Bill Fellars is the guidance counsellor at Brownville High and has his work cut out for him. After all, it’s not just the misbehaving students that need a nudge in the right direction. Very often, it’s your average quiet student who just needs to be heard. Brownville’s textile industry, which was the source of most of the income of Brownville, was about to close down, and this would mean that the high school would not be viable to maintain. Brownville is about to become a ghost town.
But what about the ghosts already there? What about the students that have passed, but since all they know is in Brownville, are too afraid to move on? Cue the intuitive counselling of Bill. When Bill spies a student in the hallways one day that looks suspiciously like Randy Galpin, a student who took his life, he thinks he is seeing things. Randy then appears to him in his office for a conversation, and Bill’s life is about to change forever. As more dead students come forward, hoping that Bill can deliver the final counselling they need, Bill is drawn into some crazy schemes to help put some things right before they can go over. But not all of the dead students have good intentions. Counselling the living by day is one thing, but counselling the dead at night can really take it out of you. Bill may have jumped straight into the deep end.
It was rather refreshing reading something where you didn’t expect it to be a mystery or a fantasy or a spy thriller. This way the author could incorporate bits of all sorts of genres, which made for an interesting read. When the book started, and it seemed that the entire book would basically be ticking off a list of how he helps each person to pass over, I was a little sceptical. A list in a story did not sound promising. However, the author has very cleverly woven some of the stories in with each other and, seeing as the dead students came from different years and different walks of life, the interaction worked very well. Some of the things he got involved in were a bit over the top as well as stretching the interpretation of the law, but some of his solutions were very clever.

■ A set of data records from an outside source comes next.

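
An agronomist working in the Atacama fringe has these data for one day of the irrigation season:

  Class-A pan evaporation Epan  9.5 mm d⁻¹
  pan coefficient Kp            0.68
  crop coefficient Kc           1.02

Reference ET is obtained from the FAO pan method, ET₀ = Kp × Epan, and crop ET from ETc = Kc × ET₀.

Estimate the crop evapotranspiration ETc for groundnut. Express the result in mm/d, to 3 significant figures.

6.59 mm/d

ET₀ = 0.68 × 9.5 = 6.4600 mm/d
ETc = Kc × ET₀ = 1.02 × 6.4600 = 6.5892 mm/d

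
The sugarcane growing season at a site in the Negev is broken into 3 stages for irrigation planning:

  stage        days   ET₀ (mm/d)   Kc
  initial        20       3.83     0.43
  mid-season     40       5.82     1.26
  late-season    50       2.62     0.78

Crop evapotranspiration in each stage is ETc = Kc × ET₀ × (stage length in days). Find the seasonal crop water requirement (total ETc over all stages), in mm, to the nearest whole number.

428 mm

initial: 0.43 × 3.83 × 20 = 32.94 mm
mid-season: 1.26 × 5.82 × 40 = 293.33 mm
late-season: 0.78 × 2.62 × 50 = 102.18 mm
Seasonal total = 428.45 mm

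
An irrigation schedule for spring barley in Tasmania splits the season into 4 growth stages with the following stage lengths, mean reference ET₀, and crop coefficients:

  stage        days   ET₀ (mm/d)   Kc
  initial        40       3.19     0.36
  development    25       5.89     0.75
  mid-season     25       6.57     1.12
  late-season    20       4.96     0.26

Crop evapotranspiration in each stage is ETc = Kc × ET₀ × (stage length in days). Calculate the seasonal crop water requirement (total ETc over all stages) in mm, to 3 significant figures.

366 mm

initial: 0.36 × 3.19 × 40 = 45.94 mm
development: 0.75 × 5.89 × 25 = 110.44 mm
mid-season: 1.12 × 6.57 × 25 = 183.96 mm
late-season: 0.26 × 4.96 × 20 = 25.79 mm
Seasonal total = 366.13 mm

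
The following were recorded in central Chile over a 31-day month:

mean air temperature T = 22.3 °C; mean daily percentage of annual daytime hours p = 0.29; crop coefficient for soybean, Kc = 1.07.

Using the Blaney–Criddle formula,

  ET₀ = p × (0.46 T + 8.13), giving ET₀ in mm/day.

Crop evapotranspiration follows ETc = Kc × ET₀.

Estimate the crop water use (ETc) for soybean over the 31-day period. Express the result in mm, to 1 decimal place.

ET₀ = 0.29 × (0.46 × 22.3 + 8.13) = 0.29 × 18.388 = 5.3325 mm/d
ETc = Kc × ET₀ = 1.07 × 5.3325 = 5.7058 mm/d
Over 31 days: 5.7058 × 31 = 176.880 mm

176.9 mm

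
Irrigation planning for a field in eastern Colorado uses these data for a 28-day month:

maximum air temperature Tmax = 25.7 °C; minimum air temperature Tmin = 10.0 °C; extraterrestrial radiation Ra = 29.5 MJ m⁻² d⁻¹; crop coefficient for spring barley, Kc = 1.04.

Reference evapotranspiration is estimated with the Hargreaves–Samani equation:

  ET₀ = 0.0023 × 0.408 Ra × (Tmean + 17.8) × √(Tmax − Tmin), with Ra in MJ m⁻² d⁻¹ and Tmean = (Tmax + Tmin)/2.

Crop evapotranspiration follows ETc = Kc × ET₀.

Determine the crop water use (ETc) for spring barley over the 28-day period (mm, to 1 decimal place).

Tmean = (25.7 + 10.0)/2 = 17.85 °C
0.408 Ra = 0.408 × 29.5 = 12.0360 mm/d equivalent
ET₀ = 0.0023 × 12.0360 × (17.85 + 17.8) × √15.7 = 0.0023 × 12.0360 × 35.65 × 3.9623 = 3.9104 mm/d
ETc = Kc × ET₀ = 1.04 × 3.9104 = 4.0668 mm/d
Over 28 days: 4.0668 × 28 = 113.870 mm

113.9 mm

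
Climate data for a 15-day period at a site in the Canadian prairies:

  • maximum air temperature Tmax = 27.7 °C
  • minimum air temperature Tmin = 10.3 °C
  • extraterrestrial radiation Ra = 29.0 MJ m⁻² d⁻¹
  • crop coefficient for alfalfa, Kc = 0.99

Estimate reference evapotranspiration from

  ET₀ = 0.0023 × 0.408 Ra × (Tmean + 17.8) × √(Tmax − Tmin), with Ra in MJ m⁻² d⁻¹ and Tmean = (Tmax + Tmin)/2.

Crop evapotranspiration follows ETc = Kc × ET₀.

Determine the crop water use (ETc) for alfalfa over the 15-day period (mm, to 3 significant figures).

Tmean = (27.7 + 10.3)/2 = 19.00 °C
0.408 Ra = 0.408 × 29.0 = 11.8320 mm/d equivalent
ET₀ = 0.0023 × 11.8320 × (19.00 + 17.8) × √17.4 = 0.0023 × 11.8320 × 36.80 × 4.1713 = 4.1774 mm/d
ETc = Kc × ET₀ = 0.99 × 4.1774 = 4.1356 mm/d
Over 15 days: 4.1356 × 15 = 62.034 mm

62.0 mm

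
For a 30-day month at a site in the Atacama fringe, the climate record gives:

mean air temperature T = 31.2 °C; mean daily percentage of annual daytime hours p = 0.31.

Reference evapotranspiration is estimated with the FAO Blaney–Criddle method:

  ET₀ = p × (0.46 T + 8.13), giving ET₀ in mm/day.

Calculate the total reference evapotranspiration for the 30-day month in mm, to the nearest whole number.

ET₀ = 0.31 × (0.46 × 31.2 + 8.13) = 0.31 × 22.482 = 6.9694 mm/d
Monthly total = 6.9694 × 30 = 209.082 mm

209 mm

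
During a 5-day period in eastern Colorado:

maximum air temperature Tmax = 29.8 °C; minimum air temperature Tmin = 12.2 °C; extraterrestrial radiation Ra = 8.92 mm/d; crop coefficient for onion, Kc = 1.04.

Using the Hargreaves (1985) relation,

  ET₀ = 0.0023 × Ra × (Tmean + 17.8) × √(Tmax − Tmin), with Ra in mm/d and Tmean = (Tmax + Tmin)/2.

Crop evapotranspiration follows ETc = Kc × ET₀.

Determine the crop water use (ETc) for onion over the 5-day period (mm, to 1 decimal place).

17.4 mm

Tmean = (29.8 + 12.2)/2 = 21.00 °C
ET₀ = 0.0023 × 8.92 × (21.00 + 17.8) × √17.6 = 0.0023 × 8.92 × 38.80 × 4.1952 = 3.3395 mm/d
ETc = Kc × ET₀ = 1.04 × 3.3395 = 3.4731 mm/d
Over 5 days: 3.4731 × 5 = 17.366 mm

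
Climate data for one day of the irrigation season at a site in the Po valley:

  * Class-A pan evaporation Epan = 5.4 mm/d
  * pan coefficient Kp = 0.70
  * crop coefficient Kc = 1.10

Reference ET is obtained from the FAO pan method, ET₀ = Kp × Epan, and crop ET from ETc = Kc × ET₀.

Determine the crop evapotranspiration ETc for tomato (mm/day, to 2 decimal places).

4.16 mm/day

ET₀ = 0.70 × 5.4 = 3.7800 mm/d
ETc = Kc × ET₀ = 1.10 × 3.7800 = 4.1580 mm/d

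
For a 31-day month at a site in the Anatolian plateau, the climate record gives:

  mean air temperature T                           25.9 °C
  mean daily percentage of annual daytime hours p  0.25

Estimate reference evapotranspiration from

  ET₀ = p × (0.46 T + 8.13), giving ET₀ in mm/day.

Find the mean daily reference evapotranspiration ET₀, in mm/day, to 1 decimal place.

ET₀ = 0.25 × (0.46 × 25.9 + 8.13) = 0.25 × 20.044 = 5.0110 mm/d

5.0 mm/day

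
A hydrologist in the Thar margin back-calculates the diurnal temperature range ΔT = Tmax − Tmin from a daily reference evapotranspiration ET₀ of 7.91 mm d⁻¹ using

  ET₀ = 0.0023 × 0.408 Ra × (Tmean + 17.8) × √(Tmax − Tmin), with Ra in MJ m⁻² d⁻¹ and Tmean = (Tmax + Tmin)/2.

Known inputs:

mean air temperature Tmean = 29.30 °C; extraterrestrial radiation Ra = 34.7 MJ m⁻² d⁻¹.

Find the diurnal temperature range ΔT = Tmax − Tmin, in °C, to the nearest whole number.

27 °C

√ΔT = ET₀ / [0.0023 × 0.408 × Ra × (Tmean+17.8)] = 7.91 / (0.0023 × 14.1576 × 47.10) = 5.1575
ΔT = 5.1575² = 26.600 °C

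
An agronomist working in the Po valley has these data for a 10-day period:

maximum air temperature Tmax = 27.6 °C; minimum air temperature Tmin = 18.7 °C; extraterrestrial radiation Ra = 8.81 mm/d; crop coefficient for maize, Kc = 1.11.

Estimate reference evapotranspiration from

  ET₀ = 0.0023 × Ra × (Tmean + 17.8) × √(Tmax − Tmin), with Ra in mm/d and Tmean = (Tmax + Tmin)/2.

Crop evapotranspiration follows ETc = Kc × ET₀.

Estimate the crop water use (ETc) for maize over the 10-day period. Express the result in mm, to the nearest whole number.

Tmean = (27.6 + 18.7)/2 = 23.15 °C
ET₀ = 0.0023 × 8.81 × (23.15 + 17.8) × √8.9 = 0.0023 × 8.81 × 40.95 × 2.9833 = 2.4755 mm/d
ETc = Kc × ET₀ = 1.11 × 2.4755 = 2.7478 mm/d
Over 10 days: 2.7478 × 10 = 27.478 mm

27 mm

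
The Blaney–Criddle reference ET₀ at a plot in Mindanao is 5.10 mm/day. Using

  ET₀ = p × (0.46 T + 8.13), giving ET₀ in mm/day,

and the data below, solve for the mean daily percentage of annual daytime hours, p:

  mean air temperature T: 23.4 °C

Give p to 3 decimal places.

p = ET₀ / (0.46 T + 8.13) = 5.10 / (0.46 × 23.4 + 8.13) = 5.10 / 18.894 = 0.2699

0.270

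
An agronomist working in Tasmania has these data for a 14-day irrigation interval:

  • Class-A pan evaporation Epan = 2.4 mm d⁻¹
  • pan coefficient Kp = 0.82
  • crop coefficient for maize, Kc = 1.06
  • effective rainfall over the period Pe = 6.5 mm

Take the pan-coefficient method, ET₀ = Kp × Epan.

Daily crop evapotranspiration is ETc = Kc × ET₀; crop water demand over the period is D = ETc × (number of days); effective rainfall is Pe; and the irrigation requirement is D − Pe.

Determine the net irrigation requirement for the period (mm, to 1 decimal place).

ET₀ = 0.82 × 2.4 = 1.9680 mm/d
ETc = Kc × ET₀ = 1.06 × 1.9680 = 2.0861 mm/d
Crop demand D = ETc × 14 d = 2.0861 × 14 = 29.205 mm
D − Pe = 29.205 − 6.5 = 22.705 mm

22.7 mm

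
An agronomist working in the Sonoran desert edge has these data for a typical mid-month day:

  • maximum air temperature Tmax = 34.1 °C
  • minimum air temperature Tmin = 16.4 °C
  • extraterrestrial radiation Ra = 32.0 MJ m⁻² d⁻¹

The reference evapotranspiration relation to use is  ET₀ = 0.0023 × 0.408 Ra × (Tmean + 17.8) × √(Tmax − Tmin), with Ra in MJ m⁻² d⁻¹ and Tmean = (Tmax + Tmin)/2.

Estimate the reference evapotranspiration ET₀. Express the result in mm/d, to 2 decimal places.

Tmean = (34.1 + 16.4)/2 = 25.25 °C
0.408 Ra = 0.408 × 32.0 = 13.0560 mm/d equivalent
ET₀ = 0.0023 × 13.0560 × (25.25 + 17.8) × √17.7 = 0.0023 × 13.0560 × 43.05 × 4.2071 = 5.4387 mm/d

5.44 mm/d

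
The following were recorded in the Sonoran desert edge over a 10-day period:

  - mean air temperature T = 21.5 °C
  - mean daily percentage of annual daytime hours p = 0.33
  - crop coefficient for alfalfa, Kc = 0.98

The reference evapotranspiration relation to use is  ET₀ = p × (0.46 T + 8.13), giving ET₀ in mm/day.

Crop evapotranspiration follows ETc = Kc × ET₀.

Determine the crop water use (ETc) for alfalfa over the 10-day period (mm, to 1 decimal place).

58.3 mm

ET₀ = 0.33 × (0.46 × 21.5 + 8.13) = 0.33 × 18.020 = 5.9466 mm/d
ETc = Kc × ET₀ = 0.98 × 5.9466 = 5.8277 mm/d
Over 10 days: 5.8277 × 10 = 58.277 mm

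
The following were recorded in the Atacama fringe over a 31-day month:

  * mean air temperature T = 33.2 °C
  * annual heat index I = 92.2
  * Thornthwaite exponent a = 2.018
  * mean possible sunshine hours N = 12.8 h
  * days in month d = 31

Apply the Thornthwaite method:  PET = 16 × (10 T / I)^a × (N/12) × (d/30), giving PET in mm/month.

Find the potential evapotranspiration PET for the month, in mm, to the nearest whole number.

10T/I = 10 × 33.2 / 92.2 = 3.6009
(10T/I)^a = 3.6009^2.018 = 13.2690
Uncorrected PET = 16 × 13.2690 = 212.304 mm
Correction = (N/12)(d/30) = (12.8/12)(31/30) = 1.1022
PET = 212.304 × 1.1022 = 234.001 mm/month

234 mm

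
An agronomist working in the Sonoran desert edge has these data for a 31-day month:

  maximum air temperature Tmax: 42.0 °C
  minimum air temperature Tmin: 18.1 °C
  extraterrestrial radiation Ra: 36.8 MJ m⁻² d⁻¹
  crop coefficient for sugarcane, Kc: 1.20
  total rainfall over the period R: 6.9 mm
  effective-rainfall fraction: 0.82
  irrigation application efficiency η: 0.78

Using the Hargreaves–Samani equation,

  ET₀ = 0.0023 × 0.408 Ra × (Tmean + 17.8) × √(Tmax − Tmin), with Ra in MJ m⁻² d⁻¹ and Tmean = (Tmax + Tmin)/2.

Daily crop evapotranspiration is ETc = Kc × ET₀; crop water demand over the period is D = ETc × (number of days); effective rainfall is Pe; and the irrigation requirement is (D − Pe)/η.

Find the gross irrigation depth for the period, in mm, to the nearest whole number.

Tmean = (42.0 + 18.1)/2 = 30.05 °C
0.408 Ra = 0.408 × 36.8 = 15.0144 mm/d equivalent
ET₀ = 0.0023 × 15.0144 × (30.05 + 17.8) × √23.9 = 0.0023 × 15.0144 × 47.85 × 4.8888 = 8.0783 mm/d
ETc = Kc × ET₀ = 1.20 × 8.0783 = 9.6940 mm/d
Crop demand D = ETc × 31 d = 9.6940 × 31 = 300.514 mm
Pe = 0.82 × 6.9 = 5.658 mm
D − Pe = 300.514 − 5.658 = 294.856 mm
Gross irrigation = 294.856 / 0.78 = 378.021 mm

378 mm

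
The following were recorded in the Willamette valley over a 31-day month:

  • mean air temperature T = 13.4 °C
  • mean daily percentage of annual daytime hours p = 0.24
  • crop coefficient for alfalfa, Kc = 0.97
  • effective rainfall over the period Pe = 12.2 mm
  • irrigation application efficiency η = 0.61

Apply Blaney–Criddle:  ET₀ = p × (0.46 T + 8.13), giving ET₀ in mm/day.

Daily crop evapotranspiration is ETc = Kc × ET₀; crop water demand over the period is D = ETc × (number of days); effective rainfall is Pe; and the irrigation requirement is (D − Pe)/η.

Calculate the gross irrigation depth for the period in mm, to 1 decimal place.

149.1 mm

ET₀ = 0.24 × (0.46 × 13.4 + 8.13) = 0.24 × 14.294 = 3.4306 mm/d
ETc = Kc × ET₀ = 0.97 × 3.4306 = 3.3277 mm/d
Crop demand D = ETc × 31 d = 3.3277 × 31 = 103.159 mm
D − Pe = 103.159 − 12.2 = 90.959 mm
Gross irrigation = 90.959 / 0.61 = 149.113 mm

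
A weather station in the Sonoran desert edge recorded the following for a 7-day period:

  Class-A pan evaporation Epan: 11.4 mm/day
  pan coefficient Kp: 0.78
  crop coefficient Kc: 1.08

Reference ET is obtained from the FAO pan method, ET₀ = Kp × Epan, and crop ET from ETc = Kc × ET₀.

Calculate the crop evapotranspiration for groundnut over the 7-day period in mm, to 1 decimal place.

67.2 mm

ET₀ = 0.78 × 11.4 = 8.8920 mm/d
ETc = Kc × ET₀ = 1.08 × 8.8920 = 9.6034 mm/d
Over 7 days: 9.6034 × 7 = 67.224 mm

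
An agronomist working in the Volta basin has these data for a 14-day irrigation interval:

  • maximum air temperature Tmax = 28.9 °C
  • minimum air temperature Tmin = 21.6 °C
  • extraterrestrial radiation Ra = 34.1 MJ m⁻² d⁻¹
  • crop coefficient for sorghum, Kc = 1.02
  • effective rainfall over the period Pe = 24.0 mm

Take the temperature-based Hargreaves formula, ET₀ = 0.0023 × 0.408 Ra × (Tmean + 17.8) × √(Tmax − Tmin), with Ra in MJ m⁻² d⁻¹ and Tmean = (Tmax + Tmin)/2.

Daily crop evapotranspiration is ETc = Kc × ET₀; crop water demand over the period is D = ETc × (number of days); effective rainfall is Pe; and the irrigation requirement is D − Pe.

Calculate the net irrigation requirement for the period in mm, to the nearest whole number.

Tmean = (28.9 + 21.6)/2 = 25.25 °C
0.408 Ra = 0.408 × 34.1 = 13.9128 mm/d equivalent
ET₀ = 0.0023 × 13.9128 × (25.25 + 17.8) × √7.3 = 0.0023 × 13.9128 × 43.05 × 2.7019 = 3.7221 mm/d
ETc = Kc × ET₀ = 1.02 × 3.7221 = 3.7965 mm/d
Crop demand D = ETc × 14 d = 3.7965 × 14 = 53.151 mm
D − Pe = 53.151 − 24.0 = 29.151 mm

29 mm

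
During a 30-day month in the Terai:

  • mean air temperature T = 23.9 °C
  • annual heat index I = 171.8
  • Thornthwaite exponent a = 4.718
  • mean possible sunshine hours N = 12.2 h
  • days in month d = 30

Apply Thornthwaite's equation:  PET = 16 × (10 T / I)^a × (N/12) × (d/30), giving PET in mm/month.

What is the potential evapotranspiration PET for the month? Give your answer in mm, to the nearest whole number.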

Bill was a very morally sound character, and you could feel his empathy behind the decisions that he made. As a guidance counsellor, he certainly went above and beyond for his students. Helen, the librarian, becomes a perfect accomplice for him, and their side story becomes a beautiful addition to them helping the students. While there were too many students to go deeply into their backgrounds, the author has done a great job of giving you enough information about each character to feel their despair at things unfinished and, in one case, a burning desire for revenge.
The only thing that let this book down were some grammar and punctuation errors. They were not overwhelming, but enough to make you stop reading to go back and see why the flow of reading had been interrupted. These included missing commas in direct speech, backwards quotation marks, incorrect capitalisations, and a spelling error or two. There was also an instance where a character was referred to by the wrong name.
This book is a poignant look at life and regrets. In fact, it is a wake-up call on living the best life while you can, as you never know when life ends. I’m taking one star off for the punctuation mistakes and giving Lost on the Edge of Eternity 3 out of 4 stars. While not initially being a deep read, it resonates with you long after you finish it, as you contemplate your past, the decisions you made, and the life in front of you. This book has minimal profanity and no scenes of a sexual nature, so is ideal for anyone wanting a feel-good story.